It's easy to convert an std::complex c to its polar form:
magnitude = abs(c)
phase = arg(c)
However, these are two separate operations to get the magnitude and the phase. Optimizations, either algorithmic or in implementation, might be possible if there were a single method provided by the standard library to convert an std::complex to its polar form.
Does the standard library provide a more efficient way to convert a cartesian complex to its polar form? I only found the polar method which does the opposite.
I would be rather surprised if any part of the work could actually be shared in the computation of these two results. Note that not only different functions, but even different approaches are used calculating the amplitude and the phase. This is very different from the case of calculating, e.g., sine and cosine together, where it's virtually no harder getting both the results simultaneously and separating them than getting one or the other only.
The form z = r e^(iφ) does not treat r and φ in any kind of symmetric manner, not giving any grounds for believing its inverse should. Actually requiring r ≥ 0 is rather arbitrary to start with; unlike the ambiguity in angle, which is defined up to an integer multiple of 2π, this is not a result of branch choice but simply of geometric intuition. In short, the polar form is not terribly mathematically interesting.

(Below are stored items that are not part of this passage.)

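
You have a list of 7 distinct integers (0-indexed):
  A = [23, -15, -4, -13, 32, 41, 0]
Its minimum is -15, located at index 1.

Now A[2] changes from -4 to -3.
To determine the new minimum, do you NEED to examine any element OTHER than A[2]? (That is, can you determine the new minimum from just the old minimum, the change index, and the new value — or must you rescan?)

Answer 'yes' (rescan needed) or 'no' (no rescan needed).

Old min = -15 at index 1
Change at index 2: -4 -> -3
Index 2 was NOT the min. New min = min(-15, -3). No rescan of other elements needed.
Needs rescan: no

Answer: no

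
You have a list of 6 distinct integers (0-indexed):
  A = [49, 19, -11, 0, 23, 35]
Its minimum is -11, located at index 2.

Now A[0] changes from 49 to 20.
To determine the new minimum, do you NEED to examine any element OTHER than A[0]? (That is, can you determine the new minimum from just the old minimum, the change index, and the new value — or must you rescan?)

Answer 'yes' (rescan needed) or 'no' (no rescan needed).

Answer: no

Derivation:
Old min = -11 at index 2
Change at index 0: 49 -> 20
Index 0 was NOT the min. New min = min(-11, 20). No rescan of other elements needed.
Needs rescan: no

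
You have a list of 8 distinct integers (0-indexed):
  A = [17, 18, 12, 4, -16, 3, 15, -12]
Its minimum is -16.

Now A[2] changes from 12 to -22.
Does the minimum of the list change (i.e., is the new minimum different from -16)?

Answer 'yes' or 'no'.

Old min = -16
Change: A[2] 12 -> -22
Changed element was NOT the min; min changes only if -22 < -16.
New min = -22; changed? yes

Answer: yes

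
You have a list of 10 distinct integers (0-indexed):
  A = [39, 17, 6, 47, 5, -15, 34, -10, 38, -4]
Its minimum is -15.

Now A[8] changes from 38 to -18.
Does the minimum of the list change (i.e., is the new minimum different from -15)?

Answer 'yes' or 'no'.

Answer: yes

Derivation:
Old min = -15
Change: A[8] 38 -> -18
Changed element was NOT the min; min changes only if -18 < -15.
New min = -18; changed? yes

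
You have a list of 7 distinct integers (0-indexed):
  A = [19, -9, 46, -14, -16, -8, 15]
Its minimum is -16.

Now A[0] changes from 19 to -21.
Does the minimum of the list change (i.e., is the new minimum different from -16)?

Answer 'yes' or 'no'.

Old min = -16
Change: A[0] 19 -> -21
Changed element was NOT the min; min changes only if -21 < -16.
New min = -21; changed? yes

Answer: yes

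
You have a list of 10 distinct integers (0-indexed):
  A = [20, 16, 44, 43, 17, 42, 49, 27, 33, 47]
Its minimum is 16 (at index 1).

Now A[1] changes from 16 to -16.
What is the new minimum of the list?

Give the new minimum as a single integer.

Answer: -16

Derivation:
Old min = 16 (at index 1)
Change: A[1] 16 -> -16
Changed element WAS the min. Need to check: is -16 still <= all others?
  Min of remaining elements: 17
  New min = min(-16, 17) = -16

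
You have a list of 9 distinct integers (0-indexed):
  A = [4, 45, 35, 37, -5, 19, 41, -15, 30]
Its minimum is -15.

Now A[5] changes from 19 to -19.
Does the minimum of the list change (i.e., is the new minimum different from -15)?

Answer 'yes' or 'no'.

Answer: yes

Derivation:
Old min = -15
Change: A[5] 19 -> -19
Changed element was NOT the min; min changes only if -19 < -15.
New min = -19; changed? yes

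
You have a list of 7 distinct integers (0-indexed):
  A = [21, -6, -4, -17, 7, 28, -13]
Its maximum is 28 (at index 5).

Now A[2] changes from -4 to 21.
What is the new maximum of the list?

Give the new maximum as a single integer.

Answer: 28

Derivation:
Old max = 28 (at index 5)
Change: A[2] -4 -> 21
Changed element was NOT the old max.
  New max = max(old_max, new_val) = max(28, 21) = 28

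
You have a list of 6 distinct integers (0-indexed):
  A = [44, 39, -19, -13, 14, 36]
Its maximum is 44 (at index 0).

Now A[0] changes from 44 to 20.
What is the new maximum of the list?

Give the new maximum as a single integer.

Answer: 39

Derivation:
Old max = 44 (at index 0)
Change: A[0] 44 -> 20
Changed element WAS the max -> may need rescan.
  Max of remaining elements: 39
  New max = max(20, 39) = 39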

The story changes completely if you are happy with s = log r instead of r, because then z = e^(s + iφ) and s + iφ = log z. Thus "just" generalizing logarithm for complex numbers does the trick, your two answers are stored in the real and the imaginary parts of the result. std::log is extended for complex numbers in <complex>.
Try a little benchmarking. It might be the case that log + real + imag + exp is faster (using optimization) than abs + arg.